ピアス

 

「ねぇ私、ピアスを開けようと思うの」

 

ある晴れた3月の朝に彼女はそういった。

「へぇ、いいんじゃない、大学デビュー?」

高校三年生の春休み、お互い大して勉強をしなくても余裕で入れる地元の大学の合格も決まって、小学校から続く僕らの腐れ縁がこれからも同じように続く、そう信じていた頃のことだ。

「そんなところ、今からピアッサー買いに行くから付き合ってよ。10分後に私の家の前でいい?」

当然僕は暇だったけれど、少し気になって尋ねてみる。

「暇だけど…ピアスのことなんて全然わかんないよ。一緒に行くの僕でいいの?」

「高校はピアス禁止だったでしょ。誰と行っても同じよ」

一理ある。僕は急いで服を着替えて家を出た。

 

          ◇

彼女の家の前まで行くともうすでに彼女は外に出ていた。見たことのない白い長袖のシャツに春の空を落とし込んだような淡い水色のスカートを着ていて、きっとこれも大学デビューの準備なのだろうな。と思った。
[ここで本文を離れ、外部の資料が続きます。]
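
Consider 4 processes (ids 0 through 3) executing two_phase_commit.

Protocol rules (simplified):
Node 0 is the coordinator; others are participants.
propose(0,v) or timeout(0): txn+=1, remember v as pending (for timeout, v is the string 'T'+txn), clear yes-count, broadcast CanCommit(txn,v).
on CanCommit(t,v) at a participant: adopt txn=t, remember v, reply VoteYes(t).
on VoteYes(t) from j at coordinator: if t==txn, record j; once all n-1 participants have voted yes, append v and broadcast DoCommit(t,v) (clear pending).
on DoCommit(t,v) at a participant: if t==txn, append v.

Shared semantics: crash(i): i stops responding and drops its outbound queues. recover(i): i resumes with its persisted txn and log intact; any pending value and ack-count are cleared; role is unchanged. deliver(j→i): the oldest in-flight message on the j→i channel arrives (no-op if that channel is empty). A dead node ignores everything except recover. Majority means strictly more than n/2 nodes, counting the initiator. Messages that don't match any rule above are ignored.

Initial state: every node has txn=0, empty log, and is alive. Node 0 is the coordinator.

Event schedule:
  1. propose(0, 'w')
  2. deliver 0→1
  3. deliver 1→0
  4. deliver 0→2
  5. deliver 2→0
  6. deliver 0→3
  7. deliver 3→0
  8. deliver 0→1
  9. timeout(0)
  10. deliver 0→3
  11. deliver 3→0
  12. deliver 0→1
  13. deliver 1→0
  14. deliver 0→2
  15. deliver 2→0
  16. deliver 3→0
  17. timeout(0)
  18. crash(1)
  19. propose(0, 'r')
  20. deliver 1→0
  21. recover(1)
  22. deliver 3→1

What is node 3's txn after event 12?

after 1 — propose(0,'w'): n0:coor/t1/[-]
after 2 — deliver 0→1: n1:part/t1/[-]
after 3 — deliver 1→0: ·
after 4 — deliver 0→2: n2:part/t1/[-]
after 5 — deliver 2→0: ·
after 6 — deliver 0→3: n3:part/t1/[-]
after 7 — deliver 3→0: n0:coor/t1/[w]
after 8 — deliver 0→1: n1:part/t1/[w]
after 9 — timeout(0): n0:coor/t2/[w]
after 10 — deliver 0→3: n3:part/t1/[w]
after 11 — deliver 3→0: ·
after 12 — deliver 0→1: n1:part/t2/[w]

1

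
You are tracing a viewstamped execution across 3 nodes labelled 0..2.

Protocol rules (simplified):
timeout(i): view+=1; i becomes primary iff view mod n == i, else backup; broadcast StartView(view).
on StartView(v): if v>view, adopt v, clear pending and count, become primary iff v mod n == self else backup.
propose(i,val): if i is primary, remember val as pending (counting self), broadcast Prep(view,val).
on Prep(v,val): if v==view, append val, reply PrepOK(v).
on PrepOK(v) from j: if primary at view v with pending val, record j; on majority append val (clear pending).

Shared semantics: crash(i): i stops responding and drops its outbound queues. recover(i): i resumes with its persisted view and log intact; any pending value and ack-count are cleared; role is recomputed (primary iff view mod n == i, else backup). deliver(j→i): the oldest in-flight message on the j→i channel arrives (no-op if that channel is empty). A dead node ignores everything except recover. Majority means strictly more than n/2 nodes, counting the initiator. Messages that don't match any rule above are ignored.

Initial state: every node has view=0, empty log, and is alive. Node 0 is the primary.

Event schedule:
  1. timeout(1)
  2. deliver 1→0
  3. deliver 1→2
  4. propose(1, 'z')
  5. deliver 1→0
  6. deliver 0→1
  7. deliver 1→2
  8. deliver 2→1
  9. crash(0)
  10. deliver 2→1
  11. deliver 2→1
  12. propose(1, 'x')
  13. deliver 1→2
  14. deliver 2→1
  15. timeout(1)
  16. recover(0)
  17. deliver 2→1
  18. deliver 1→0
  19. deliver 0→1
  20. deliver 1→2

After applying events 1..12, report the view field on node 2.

1. timeout(1):  <1:prim v1 ->
2. deliver 1→0:  <0:back v1 ->
3. deliver 1→2:  <2:back v1 ->
4. propose(1,'z'):  nop
5. deliver 1→0:  <0:back v1 z>
6. deliver 0→1:  <1:prim v1 z>
7. deliver 1→2:  <2:back v1 z>
8. deliver 2→1:  nop
9. crash(0):  <0:✗back v1 z>
10. deliver 2→1:  nop
11. deliver 2→1:  nop
12. propose(1,'x'):  nop

1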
「遅刻じゃない?」と彼女は言ったけれどまださっきの連絡から8分しか経っていない。「遅刻じゃないよ、ギリギリセーフ。それじゃ行こうか」

桜はまだ咲いていなかったけれど、オオイヌノフグリのちいさな青い花や菜の花の鮮やかな黄色が所々で眩しかった。どこまで買いに行くのかと聞くと駅の近くの大きなスーパーで取り扱っているのを見たという。僕もよく行くけれど、今までそんなものを売っていることには気が付かなかった。きっと僕の周りにはこんなふうにしてあるけれど気がつけていないものが溢れているのだろう。ふと、そんなことを考えた。

 

         ◇

 

片道15分の春を楽しみながらスーパーへたどり着く。ピアッサーというのは片耳ずつ使い切りのもので、そこにセットされているピアスをしばらくの間はつけていなければならないらしい。

「どの色が私に似合う?」と彼女が聞いてくる。「この紫色とかどうかな、大人っぽいと思うんだけど」「ふーん、紫か…どう?似合う?」そう言って耳元に紫の石を彼女が寄せる。「うん、似合うよ」「かわいい?」「可愛いっていうよりは綺麗かな」そう答えると彼女は満足したようで、紫の石のついたピアッサーを2つ手に取りレジへと向かっていった。

 

         ◇

大学はどんなところか、サークルは何に入るつもりか、今年はあの先生が離任するらしい、そんな話をしながら彼女の家の前まで戻ってくる。帰るのは少し名残惜しい気がしたけれど、用が終わったのに引き止めるのも不自然かな、と思い、じゃあ僕はここで、と彼女に告げる。

すると彼女は長い付き合いの僕も見たことのない恥ずかしそうな顔をして途切れ途切れにこう言った。

「そ…の、ピアス開けるの怖いから、よかったら開けてほしいんだけど。…うち今誰もいないし、ダメかな…?」

その表情がやけに可愛らしく見えて僕は不覚にもドキドキしてしまってよく考えないままに頷いてしまう。

 

          ◇

彼女の部屋に入るのは小学生のころ彼女の家に遊びに来たとき以来だろうか?

女の子の部屋でどう過ごしたらいいのかよくわからず座って待っていると、消毒用のウェットティッシュを取りに行った彼女が戻ってきた。

「それじゃあ、お願い」

彼女が僕の前に座り髪を掻き上げる。形のいい耳が顕になる。耳をウェットティッシュで拭き、ピアッサーをあてがう。耳に触れるたびに彼女の体が小さく跳ねる。おかげでこっちまでなんだか変な気分になってくる。

「いくよ」と小さな声でいうと、彼女は目だけでうなずいた。

 

ぱちん、と小さな音がして、僕は彼女の躰にささやかだけれど確かな跡を残した。

 

         ◇

 

 

「もう、耳はくすぐったいってば」頭を撫でながら耳に触れると彼女は猫のようにふるふると頭を振る。それでも懲りずに耳に手を伸ばして優しく撫でる。そこには僕が三年前に開けたほんの少し斜めに空いてしまったピアスの穴があって、彼女の躰に僕の印がついているような気がして嬉しくなる。

それをしたら、くすぐったがって怒ることはわかっていたけれど、僕はほかにどうすればこの気持ちをうまく伝えられるのかわからなくて、その小さな耳にそっと口づけをした。